Securities and Exchange Commission
450 Fifth Street, NW
Washington, D.C. 20549
Re: Allscripts Healthcare Solutions, Inc.
Ladies and Gentlemen:
In accordance with the requirements of Section 906 of the Sarbanes-Oxley Act of 2002 (18 USC 1350), each of the undersigned hereby certifies that:
(i) this Quarterly Report on Form 10-Q for the quarter ended June 30, 2014, which this statement accompanies, fully complies with the requirements of section 13(a) or 15(d) of the Securities Exchange Act of 1934 (15 U.S.C. 78m or 78o(d)); and
(ii) the information contained in this quarterly report on Form 10-Q for the quarter ended June 30, 2014, fairly presents, in all material respects, the financial condition and results of operations of Allscripts Healthcare Solutions, Inc.
Dated as of this 8th day of August, 2014.

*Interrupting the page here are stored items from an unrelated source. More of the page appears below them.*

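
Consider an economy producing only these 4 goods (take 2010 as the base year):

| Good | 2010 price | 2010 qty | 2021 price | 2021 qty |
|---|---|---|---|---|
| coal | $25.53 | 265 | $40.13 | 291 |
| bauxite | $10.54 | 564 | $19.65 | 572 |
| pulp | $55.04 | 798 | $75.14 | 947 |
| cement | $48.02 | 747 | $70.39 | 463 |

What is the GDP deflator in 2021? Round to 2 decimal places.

144.24

Nominal GDP 2021 = 40.13·291 + 19.65·572 + 75.14·947 + 70.39·463 = 126665.78.
Real GDP 2021 (at 2010 prices) = 25.53·291 + 10.54·572 + 55.04·947 + 48.02·463 = 87814.25.
Deflator = Nominal/Real × 100 = 126665.78/87814.25 × 100 = 144.243.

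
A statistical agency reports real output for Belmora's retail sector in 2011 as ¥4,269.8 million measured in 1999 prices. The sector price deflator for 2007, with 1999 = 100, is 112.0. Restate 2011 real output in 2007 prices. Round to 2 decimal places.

Real output in 2007 prices = Real output in 1999 prices × (P_2007/P_1999) = 4269.8 × 1.120 = 4782.18.

¥4,782.18 million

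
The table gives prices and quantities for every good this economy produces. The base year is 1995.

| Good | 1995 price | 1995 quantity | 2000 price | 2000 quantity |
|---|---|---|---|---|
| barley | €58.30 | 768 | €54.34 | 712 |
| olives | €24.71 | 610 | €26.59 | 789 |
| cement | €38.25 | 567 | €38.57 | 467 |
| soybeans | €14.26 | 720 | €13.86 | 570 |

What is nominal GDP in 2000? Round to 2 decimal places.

€85581.98

Nominal GDP 2000 = Σ (p_2000 × q_2000) = 54.34·712 + 26.59·789 + 38.57·467 + 13.86·570 = 85581.98.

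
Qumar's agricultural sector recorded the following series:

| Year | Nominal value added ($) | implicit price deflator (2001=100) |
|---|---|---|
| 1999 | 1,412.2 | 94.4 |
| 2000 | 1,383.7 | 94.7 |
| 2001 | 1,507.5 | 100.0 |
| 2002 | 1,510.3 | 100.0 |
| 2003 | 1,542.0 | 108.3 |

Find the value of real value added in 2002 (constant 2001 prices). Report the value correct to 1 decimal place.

Real value added 2002 = 1510.3 / 1.000 = 1510.30.

$1,510.3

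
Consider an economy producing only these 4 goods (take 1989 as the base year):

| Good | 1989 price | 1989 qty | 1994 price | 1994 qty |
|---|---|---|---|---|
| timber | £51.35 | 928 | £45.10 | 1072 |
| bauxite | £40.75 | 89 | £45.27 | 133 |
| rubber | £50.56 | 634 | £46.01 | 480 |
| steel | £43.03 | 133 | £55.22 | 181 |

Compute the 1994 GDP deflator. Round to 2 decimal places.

Nominal GDP 1994 = 45.10·1072 + 45.27·133 + 46.01·480 + 55.22·181 = 86447.73.
Real GDP 1994 (at 1989 prices) = 51.35·1072 + 40.75·133 + 50.56·480 + 43.03·181 = 92524.18.
Deflator = Nominal/Real × 100 = 86447.73/92524.18 × 100 = 93.433.

93.43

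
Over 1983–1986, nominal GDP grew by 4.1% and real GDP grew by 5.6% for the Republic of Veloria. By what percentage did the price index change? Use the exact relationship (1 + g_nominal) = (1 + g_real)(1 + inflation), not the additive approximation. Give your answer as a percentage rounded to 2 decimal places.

-1.42%

(1 + g_nom) = (1 + g_real)(1 + π), so π = 1.0410 / 1.0560 − 1 = -0.01420.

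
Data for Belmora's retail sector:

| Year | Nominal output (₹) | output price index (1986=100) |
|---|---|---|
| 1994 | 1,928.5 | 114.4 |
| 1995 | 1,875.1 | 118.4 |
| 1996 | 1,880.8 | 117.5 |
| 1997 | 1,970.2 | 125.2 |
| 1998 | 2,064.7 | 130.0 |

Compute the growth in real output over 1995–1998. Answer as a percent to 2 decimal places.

Real output 1995 = 1875.1/1.184 = 1583.70.
Real output 1998 = 2064.7/1.300 = 1588.23.
Change = 1588.23/1583.70 − 1 = 0.0029.

0.29%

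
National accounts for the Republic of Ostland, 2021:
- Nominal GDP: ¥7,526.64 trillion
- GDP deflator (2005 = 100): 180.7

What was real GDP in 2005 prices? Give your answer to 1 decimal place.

Real GDP = Nominal / (GDP deflator/100) = 7526.64 / 1.807 = 4165.27.

¥4,165.3 trillion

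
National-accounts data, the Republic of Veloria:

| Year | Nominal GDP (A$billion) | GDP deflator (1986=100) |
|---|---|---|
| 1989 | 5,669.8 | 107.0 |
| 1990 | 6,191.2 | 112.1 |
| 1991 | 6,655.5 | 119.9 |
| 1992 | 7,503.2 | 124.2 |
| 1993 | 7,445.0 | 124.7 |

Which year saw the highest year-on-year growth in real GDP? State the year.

1992

1990: real = 6191.2/1.121 = 5522.93; growth vs 1989 (5298.88) = 4.23%.
1991: real = 6655.5/1.199 = 5550.88; growth vs 1990 (5522.93) = 0.51%.
1992: real = 7503.2/1.242 = 6041.22; growth vs 1991 (5550.88) = 8.83%.
1993: real = 7445.0/1.247 = 5970.33; growth vs 1992 (6041.22) = -1.17%.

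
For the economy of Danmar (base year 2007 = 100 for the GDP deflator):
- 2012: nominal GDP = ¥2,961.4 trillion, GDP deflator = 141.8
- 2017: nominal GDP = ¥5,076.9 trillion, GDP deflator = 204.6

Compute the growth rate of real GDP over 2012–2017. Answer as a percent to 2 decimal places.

18.82%

Real GDP 2012 = 2961.4 / 1.418 = 2088.43.
Real GDP 2017 = 5076.9 / 2.046 = 2481.38.
Real growth = 2481.38 / 2088.43 − 1 = 0.1882.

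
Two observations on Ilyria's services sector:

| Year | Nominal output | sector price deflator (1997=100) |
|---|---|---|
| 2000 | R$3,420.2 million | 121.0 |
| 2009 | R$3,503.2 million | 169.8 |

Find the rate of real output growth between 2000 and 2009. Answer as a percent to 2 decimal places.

-27.01%

Deflate each year: 2000 → 3420.2/1.210 = 2826.61; 2009 → 3503.2/1.698 = 2063.13.
So real output changed by 2063.13/2826.61 − 1 = -0.2701, i.e. -27.01%.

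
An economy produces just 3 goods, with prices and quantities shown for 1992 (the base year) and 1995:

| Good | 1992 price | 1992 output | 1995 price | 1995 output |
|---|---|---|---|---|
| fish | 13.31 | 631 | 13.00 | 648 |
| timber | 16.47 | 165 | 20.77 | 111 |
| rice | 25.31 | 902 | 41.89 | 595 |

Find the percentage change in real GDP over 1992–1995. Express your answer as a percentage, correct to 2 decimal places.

-24.84%

Real GDP 1992 = Nominal GDP 1992 = 13.31·631 + 16.47·165 + 25.31·902 = 33945.78.
Real GDP 1995 (at 1992 prices) = 13.31·648 + 16.47·111 + 25.31·595 = 25512.50.
Real growth = 25512.50/33945.78 − 1 = -0.2484.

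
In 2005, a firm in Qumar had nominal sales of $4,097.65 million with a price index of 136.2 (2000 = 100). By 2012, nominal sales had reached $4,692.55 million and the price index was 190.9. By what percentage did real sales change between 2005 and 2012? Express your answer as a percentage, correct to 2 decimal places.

-18.30%

Real sales 2005 = 4097.65 / 1.362 = 3008.55.
Real sales 2012 = 4692.55 / 1.909 = 2458.12.
Real growth = 2458.12 / 3008.55 − 1 = -0.1830.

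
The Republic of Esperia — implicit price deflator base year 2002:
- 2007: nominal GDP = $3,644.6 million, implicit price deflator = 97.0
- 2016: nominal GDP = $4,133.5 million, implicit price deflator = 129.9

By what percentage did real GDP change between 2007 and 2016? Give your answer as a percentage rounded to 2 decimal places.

-15.31%

Deflate each year: 2007 → 3644.6/0.970 = 3757.32; 2016 → 4133.5/1.299 = 3182.06.
So real GDP changed by 3182.06/3757.32 − 1 = -0.1531, i.e. -15.31%.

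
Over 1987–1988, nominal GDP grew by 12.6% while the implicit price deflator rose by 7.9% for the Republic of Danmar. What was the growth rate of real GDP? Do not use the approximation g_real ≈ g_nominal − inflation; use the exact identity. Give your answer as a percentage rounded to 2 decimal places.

(1 + g_nom) = (1 + g_real)(1 + π), so g_real = 1.1260 / 1.0790 − 1 = 0.04356.

4.36%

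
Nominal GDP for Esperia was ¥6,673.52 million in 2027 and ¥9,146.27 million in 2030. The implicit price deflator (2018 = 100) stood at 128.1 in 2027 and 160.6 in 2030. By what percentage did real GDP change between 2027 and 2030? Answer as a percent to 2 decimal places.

9.32%

Real GDP 2027 = 6673.52 / 1.281 = 5209.62.
Real GDP 2030 = 9146.27 / 1.606 = 5695.06.
Real growth = 5695.06 / 5209.62 − 1 = 0.0932.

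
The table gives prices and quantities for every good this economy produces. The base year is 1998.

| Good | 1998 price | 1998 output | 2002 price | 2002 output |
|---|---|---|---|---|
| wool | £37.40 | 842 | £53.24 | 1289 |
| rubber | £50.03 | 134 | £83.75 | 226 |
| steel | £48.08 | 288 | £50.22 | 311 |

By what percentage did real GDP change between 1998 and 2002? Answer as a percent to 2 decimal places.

43.09%

Real GDP 1998 = Nominal GDP 1998 = 37.40·842 + 50.03·134 + 48.08·288 = 52041.86.
Real GDP 2002 (at 1998 prices) = 37.40·1289 + 50.03·226 + 48.08·311 = 74468.26.
Real growth = 74468.26/52041.86 − 1 = 0.4309.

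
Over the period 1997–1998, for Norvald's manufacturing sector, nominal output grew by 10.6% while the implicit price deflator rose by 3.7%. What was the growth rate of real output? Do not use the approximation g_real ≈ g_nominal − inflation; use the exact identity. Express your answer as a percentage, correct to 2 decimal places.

(1 + g_nom) = (1 + g_real)(1 + π), so g_real = 1.1060 / 1.0370 − 1 = 0.06654.

6.65%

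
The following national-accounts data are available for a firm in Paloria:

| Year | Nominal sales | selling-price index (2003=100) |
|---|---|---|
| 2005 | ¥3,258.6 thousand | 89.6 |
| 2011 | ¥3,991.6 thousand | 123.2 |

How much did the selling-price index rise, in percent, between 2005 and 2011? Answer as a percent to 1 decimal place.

37.5%

Price-level change = 123.2 / 89.6 − 1 = 0.3750.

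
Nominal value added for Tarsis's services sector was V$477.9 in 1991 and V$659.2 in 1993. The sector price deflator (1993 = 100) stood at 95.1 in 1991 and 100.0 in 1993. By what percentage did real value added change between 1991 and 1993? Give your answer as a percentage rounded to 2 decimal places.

31.18%

Real value added 1991 = 477.9 / 0.951 = 502.52.
Real value added 1993 = 659.2 / 1.000 = 659.20.
Real growth = 659.20 / 502.52 − 1 = 0.3118.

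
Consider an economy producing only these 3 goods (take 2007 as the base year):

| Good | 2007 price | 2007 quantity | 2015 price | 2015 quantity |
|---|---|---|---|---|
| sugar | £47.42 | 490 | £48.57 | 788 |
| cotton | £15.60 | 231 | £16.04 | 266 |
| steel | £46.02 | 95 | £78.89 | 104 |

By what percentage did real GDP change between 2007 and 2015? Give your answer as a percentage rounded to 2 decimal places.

Real GDP 2007 = Nominal GDP 2007 = 47.42·490 + 15.60·231 + 46.02·95 = 31211.30.
Real GDP 2015 (at 2007 prices) = 47.42·788 + 15.60·266 + 46.02·104 = 46302.64.
Real growth = 46302.64/31211.30 − 1 = 0.4835.

48.35%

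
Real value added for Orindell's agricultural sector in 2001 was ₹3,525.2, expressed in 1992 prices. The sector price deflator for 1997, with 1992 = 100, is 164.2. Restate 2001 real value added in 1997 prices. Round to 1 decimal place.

Real value added in 1997 prices = Real value added in 1992 prices × (P_1997/P_1992) = 3525.2 × 1.642 = 5788.38.

₹5,788.4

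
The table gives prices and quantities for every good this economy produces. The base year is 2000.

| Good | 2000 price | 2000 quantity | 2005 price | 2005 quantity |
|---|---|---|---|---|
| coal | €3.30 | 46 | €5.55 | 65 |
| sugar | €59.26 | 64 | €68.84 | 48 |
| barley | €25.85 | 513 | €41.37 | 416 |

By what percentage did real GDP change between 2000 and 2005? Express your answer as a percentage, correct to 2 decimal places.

Real GDP 2000 = Nominal GDP 2000 = 3.30·46 + 59.26·64 + 25.85·513 = 17205.49.
Real GDP 2005 (at 2000 prices) = 3.30·65 + 59.26·48 + 25.85·416 = 13812.58.
Real growth = 13812.58/17205.49 − 1 = -0.1972.

-19.72%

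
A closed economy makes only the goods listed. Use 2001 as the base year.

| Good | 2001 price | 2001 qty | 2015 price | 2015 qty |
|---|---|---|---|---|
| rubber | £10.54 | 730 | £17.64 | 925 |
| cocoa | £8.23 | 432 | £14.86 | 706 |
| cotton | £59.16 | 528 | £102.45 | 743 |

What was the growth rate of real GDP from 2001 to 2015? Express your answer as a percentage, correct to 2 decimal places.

Real GDP 2001 = Nominal GDP 2001 = 10.54·730 + 8.23·432 + 59.16·528 = 42486.04.
Real GDP 2015 (at 2001 prices) = 10.54·925 + 8.23·706 + 59.16·743 = 59515.76.
Real growth = 59515.76/42486.04 − 1 = 0.4008.

40.08%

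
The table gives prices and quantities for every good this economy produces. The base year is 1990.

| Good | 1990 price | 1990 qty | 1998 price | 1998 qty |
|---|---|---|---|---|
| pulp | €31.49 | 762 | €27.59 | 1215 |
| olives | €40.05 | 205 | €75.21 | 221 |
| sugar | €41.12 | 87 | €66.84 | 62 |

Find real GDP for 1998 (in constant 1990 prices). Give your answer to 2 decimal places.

€49660.84

Real GDP 1998 = Σ (p_1990 × q_1998) = 31.49·1215 + 40.05·221 + 41.12·62 = 49660.84.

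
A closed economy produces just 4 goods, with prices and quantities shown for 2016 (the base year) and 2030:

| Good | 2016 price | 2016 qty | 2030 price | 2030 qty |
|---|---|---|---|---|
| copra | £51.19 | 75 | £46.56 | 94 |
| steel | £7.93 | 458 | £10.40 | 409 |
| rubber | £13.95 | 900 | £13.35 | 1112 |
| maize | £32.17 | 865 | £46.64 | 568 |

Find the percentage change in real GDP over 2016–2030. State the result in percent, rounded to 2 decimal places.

-12.57%

Real GDP 2016 = Nominal GDP 2016 = 51.19·75 + 7.93·458 + 13.95·900 + 32.17·865 = 47853.24.
Real GDP 2030 (at 2016 prices) = 51.19·94 + 7.93·409 + 13.95·1112 + 32.17·568 = 41840.19.
Real growth = 41840.19/47853.24 − 1 = -0.1257.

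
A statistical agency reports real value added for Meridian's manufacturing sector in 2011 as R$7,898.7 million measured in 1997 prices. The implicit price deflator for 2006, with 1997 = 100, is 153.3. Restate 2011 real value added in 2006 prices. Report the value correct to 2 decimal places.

Real value added in 2006 prices = Real value added in 1997 prices × (P_2006/P_1997) = 7898.7 × 1.533 = 12108.71.

R$12,108.71 million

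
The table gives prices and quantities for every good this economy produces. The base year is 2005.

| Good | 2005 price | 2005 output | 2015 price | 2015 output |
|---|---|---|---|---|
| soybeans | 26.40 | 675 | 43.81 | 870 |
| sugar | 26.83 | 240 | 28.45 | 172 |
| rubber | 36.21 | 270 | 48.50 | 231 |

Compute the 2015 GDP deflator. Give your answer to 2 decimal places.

150.81

Nominal GDP 2015 = 43.81·870 + 28.45·172 + 48.50·231 = 54211.60.
Real GDP 2015 (at 2005 prices) = 26.40·870 + 26.83·172 + 36.21·231 = 35947.27.
Deflator = Nominal/Real × 100 = 54211.60/35947.27 × 100 = 150.809.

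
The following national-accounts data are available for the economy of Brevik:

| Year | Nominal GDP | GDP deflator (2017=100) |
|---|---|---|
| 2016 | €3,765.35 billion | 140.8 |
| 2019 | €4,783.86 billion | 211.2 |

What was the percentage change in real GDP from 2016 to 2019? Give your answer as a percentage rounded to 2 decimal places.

Deflate each year: 2016 → 3765.35/1.408 = 2674.25; 2019 → 4783.86/2.112 = 2265.09.
So real GDP changed by 2265.09/2674.25 − 1 = -0.1530, i.e. -15.30%.

-15.30%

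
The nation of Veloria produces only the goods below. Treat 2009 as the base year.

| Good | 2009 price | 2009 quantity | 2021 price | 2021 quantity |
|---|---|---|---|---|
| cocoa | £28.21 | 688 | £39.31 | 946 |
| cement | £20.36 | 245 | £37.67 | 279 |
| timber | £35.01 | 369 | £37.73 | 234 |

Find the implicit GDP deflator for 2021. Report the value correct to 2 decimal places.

Nominal GDP 2021 = 39.31·946 + 37.67·279 + 37.73·234 = 56526.01.
Real GDP 2021 (at 2009 prices) = 28.21·946 + 20.36·279 + 35.01·234 = 40559.44.
Deflator = Nominal/Real × 100 = 56526.01/40559.44 × 100 = 139.366.

139.37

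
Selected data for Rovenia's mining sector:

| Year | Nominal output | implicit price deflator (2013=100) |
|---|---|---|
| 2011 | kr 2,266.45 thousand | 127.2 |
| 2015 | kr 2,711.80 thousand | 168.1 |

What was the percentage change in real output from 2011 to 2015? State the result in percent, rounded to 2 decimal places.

Deflate each year: 2011 → 2266.45/1.272 = 1781.80; 2015 → 2711.80/1.681 = 1613.21.
So real output changed by 1613.21/1781.80 − 1 = -0.0946, i.e. -9.46%.

-9.46%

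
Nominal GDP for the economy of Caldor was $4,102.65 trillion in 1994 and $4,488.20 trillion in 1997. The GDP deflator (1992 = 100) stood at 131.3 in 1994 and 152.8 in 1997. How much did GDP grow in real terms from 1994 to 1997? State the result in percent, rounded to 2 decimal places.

-6.00%

Real GDP 1994 = 4102.65 / 1.313 = 3124.64.
Real GDP 1997 = 4488.20 / 1.528 = 2937.30.
Real growth = 2937.30 / 3124.64 − 1 = -0.0600.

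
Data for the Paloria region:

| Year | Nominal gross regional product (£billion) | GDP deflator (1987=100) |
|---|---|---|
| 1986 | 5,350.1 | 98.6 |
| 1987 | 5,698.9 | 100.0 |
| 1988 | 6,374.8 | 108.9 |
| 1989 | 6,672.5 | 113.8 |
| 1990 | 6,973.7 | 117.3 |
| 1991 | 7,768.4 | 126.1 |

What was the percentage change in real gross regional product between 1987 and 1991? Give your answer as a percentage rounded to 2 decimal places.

Real gross regional product 1987 = 5698.9/1.000 = 5698.90.
Real gross regional product 1991 = 7768.4/1.261 = 6160.51.
Change = 6160.51/5698.90 − 1 = 0.0810.

8.10%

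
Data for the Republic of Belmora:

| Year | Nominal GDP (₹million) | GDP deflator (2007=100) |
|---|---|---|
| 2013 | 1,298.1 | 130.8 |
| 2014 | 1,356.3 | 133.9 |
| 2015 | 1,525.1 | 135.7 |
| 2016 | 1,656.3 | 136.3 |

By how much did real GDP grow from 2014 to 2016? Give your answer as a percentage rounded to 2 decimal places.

Real GDP 2014 = 1356.3/1.339 = 1012.92.
Real GDP 2016 = 1656.3/1.363 = 1215.19.
Change = 1215.19/1012.92 − 1 = 0.1997.

19.97%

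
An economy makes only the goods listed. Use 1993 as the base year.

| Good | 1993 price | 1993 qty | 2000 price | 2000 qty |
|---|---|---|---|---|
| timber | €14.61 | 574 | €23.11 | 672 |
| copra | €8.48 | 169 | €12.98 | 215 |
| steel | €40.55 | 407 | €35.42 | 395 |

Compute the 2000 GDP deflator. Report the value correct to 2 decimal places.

116.82

Nominal GDP 2000 = 23.11·672 + 12.98·215 + 35.42·395 = 32311.52.
Real GDP 2000 (at 1993 prices) = 14.61·672 + 8.48·215 + 40.55·395 = 27658.37.
Deflator = Nominal/Real × 100 = 32311.52/27658.37 × 100 = 116.824.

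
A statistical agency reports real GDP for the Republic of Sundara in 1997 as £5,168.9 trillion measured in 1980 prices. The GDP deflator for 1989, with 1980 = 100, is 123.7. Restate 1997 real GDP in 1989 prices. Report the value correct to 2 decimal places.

£6,393.93 trillion

Real GDP in 1989 prices = Real GDP in 1980 prices × (P_1989/P_1980) = 5168.9 × 1.237 = 6393.93.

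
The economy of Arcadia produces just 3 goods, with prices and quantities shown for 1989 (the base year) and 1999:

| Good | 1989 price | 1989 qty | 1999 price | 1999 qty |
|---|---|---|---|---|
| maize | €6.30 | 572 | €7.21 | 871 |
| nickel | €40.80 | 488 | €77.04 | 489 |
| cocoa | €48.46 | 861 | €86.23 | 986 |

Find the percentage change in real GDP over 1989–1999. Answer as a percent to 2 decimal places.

12.24%

Real GDP 1989 = Nominal GDP 1989 = 6.30·572 + 40.80·488 + 48.46·861 = 65238.06.
Real GDP 1999 (at 1989 prices) = 6.30·871 + 40.80·489 + 48.46·986 = 73220.06.
Real growth = 73220.06/65238.06 − 1 = 0.1224.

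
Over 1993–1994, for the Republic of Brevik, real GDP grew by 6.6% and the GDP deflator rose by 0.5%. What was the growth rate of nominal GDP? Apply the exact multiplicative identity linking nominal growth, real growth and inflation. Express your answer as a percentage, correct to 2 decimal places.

7.13%

(1 + g_nom) = (1 + g_real)(1 + π) = 1.0660 × 1.0050 = 1.07133.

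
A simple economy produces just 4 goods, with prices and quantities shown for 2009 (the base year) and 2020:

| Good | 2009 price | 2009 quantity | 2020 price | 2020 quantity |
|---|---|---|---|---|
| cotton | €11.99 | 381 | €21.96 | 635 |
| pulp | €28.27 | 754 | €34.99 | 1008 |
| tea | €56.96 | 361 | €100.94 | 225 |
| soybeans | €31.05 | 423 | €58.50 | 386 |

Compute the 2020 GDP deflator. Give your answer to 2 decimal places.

155.16

Nominal GDP 2020 = 21.96·635 + 34.99·1008 + 100.94·225 + 58.50·386 = 94507.02.
Real GDP 2020 (at 2009 prices) = 11.99·635 + 28.27·1008 + 56.96·225 + 31.05·386 = 60911.11.
Deflator = Nominal/Real × 100 = 94507.02/60911.11 × 100 = 155.156.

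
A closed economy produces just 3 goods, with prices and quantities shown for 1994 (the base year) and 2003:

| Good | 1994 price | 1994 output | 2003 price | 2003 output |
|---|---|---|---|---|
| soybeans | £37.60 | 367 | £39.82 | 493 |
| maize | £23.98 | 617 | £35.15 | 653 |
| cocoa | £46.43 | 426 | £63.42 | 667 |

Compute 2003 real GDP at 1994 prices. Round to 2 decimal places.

£65164.55

Real GDP 2003 = Σ (p_1994 × q_2003) = 37.60·493 + 23.98·653 + 46.43·667 = 65164.55.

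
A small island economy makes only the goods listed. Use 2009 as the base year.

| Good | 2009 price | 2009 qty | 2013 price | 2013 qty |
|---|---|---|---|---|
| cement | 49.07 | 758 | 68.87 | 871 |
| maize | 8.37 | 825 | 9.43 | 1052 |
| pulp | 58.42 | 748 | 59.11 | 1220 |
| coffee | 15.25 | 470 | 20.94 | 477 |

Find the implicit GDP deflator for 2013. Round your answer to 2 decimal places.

Nominal GDP 2013 = 68.87·871 + 9.43·1052 + 59.11·1220 + 20.94·477 = 152008.71.
Real GDP 2013 (at 2009 prices) = 49.07·871 + 8.37·1052 + 58.42·1220 + 15.25·477 = 130091.86.
Deflator = Nominal/Real × 100 = 152008.71/130091.86 × 100 = 116.847.

116.85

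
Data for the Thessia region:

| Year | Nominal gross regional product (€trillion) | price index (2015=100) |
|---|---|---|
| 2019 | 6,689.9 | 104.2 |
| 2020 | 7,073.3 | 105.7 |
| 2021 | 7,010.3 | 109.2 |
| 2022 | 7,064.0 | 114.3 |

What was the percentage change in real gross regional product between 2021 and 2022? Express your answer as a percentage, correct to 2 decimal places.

-3.73%

Real gross regional product 2021 = 7010.3/1.092 = 6419.69.
Real gross regional product 2022 = 7064.0/1.143 = 6180.23.
Change = 6180.23/6419.69 − 1 = -0.0373.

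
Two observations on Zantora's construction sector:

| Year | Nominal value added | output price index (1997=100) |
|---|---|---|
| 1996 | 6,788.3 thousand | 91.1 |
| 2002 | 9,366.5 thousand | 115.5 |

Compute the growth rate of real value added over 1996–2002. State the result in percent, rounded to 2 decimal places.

Deflate each year: 1996 → 6788.3/0.911 = 7451.48; 2002 → 9366.5/1.155 = 8109.52.
So real value added changed by 8109.52/7451.48 − 1 = 0.0883, i.e. 8.83%.

8.83%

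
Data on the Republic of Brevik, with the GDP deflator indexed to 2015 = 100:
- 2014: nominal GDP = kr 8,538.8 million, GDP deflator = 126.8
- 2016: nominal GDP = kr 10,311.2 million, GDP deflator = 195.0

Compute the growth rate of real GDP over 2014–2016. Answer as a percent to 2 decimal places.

-21.48%

Deflate each year: 2014 → 8538.8/1.268 = 6734.07; 2016 → 10311.2/1.950 = 5287.79.
So real GDP changed by 5287.79/6734.07 − 1 = -0.2148, i.e. -21.48%.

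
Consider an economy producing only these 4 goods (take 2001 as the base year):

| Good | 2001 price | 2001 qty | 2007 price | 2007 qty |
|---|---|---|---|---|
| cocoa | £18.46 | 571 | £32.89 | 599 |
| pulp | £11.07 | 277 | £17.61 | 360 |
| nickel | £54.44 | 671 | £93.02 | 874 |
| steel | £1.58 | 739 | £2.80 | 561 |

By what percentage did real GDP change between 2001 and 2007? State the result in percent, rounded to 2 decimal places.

Real GDP 2001 = Nominal GDP 2001 = 18.46·571 + 11.07·277 + 54.44·671 + 1.58·739 = 51303.91.
Real GDP 2007 (at 2001 prices) = 18.46·599 + 11.07·360 + 54.44·874 + 1.58·561 = 63509.68.
Real growth = 63509.68/51303.91 − 1 = 0.2379.

23.79%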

/s/ PAUL M. BLACK | /s/ RICHARD J. POULTON | |||
Paul M. Black | Richard J. Poulton | |||
Chief Executive Officer | Chief Financial Officer |
A signed original of this written statement required by Section 906 has been provided to Allscripts Healthcare Solutions, Inc. and will be retained by Allscripts Healthcare Solutions, Inc. and furnished to the Securities and Exchange Commission or its staff upon request.